Während Armeen weltweit Rekrutierungs-Probleme haben, melden sich in der Legion mehr junge Männer als Plätze vorhanden sind. Und Frankreich will noch mehr.
Französische Soldaten in Mali
In Mali sind auch Soldaten des 2. Regiments der Fremdenlegion vor Ort. Seit 2013 sind dort 41 französische Soldaten gestorben.
Bild: dpa
Castelnaudary In einer hügeligen Landschaft wenige Kilometer von den Pyrenäen entfernt führt eine lange Allee zu einem alten Bauernhof. Die ganze Nacht hat es heftig geregnet, der Boden ist durchgeweicht. Langsam kommt die Sonne heraus, es wird ein schöner Herbsttag werden. Man kann sich schwer eine friedlichere Umgebung vorstellen. Doch ausgerechnet hier werden junge Männer für den Krieg ausgebildet.
Der Bauernhof von Raissac ist eine von vier „fermes“ des 4. Regiments der Légion Etrangère, der Ausbildungseinheit der Fremdenlegion, eine Spezialeinheit in der französischen Armee, in Castelnaudary im Südwesten Frankreichs. Die Räume sind noch genauso kahl und kalt wie auf einem ärmlichen Bauernhof: nackte Betonböden, kaum Farbe an den Wänden. Ein früherer Stall dient als rudimentäre Turnhalle, ein anderer als Klassenraum.

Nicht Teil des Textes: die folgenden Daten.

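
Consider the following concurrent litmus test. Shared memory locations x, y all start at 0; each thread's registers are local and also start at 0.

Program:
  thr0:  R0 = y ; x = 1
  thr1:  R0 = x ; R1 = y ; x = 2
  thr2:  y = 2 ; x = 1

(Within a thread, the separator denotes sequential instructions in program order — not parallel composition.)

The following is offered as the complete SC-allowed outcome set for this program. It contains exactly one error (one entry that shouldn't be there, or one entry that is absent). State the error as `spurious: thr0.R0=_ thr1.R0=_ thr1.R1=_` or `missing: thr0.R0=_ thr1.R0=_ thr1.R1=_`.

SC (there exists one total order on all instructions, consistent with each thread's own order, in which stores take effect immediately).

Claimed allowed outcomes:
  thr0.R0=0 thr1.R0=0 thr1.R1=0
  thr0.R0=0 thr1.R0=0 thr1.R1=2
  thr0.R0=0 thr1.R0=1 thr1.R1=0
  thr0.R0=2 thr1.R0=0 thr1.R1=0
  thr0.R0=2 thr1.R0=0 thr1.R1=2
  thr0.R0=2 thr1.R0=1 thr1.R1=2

outcome vector order: (thr0.R0,thr1.R0,thr1.R1)
[SC] allowed = {(0,0,0), (0,0,2), (0,1,0), (0,1,2), (2,0,0), (2,0,2), (2,1,2)}
SC∖claimed = {(0,1,2)}

missing: thr0.R0=0 thr1.R0=1 thr1.R1=2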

Knapp 60 Freiwillige, jeweils 20 in einem Raum auf simplen Feldbetten, verbringen hier den ersten Teil ihrer Integration in die Legion, vier Wochen in völliger Abgeschiedenheit von der Außenwelt: Kein Ausgang, kein Kontakt zur Familie, kein Internetzugang, nicht einmal ein primitives Handy ist erlaubt. Sogar ihren Namen nimmt man den Freiwilligen, die sich noch nicht Legionäre nennen dürfen. Auf dem Bauernhof erhält jeder einen erfundenen Vor- und Zunamen. Radikaler kann man einem Menschen kaum zeigen, dass er alles aufgeben muss, was ihm bislang wichtig war.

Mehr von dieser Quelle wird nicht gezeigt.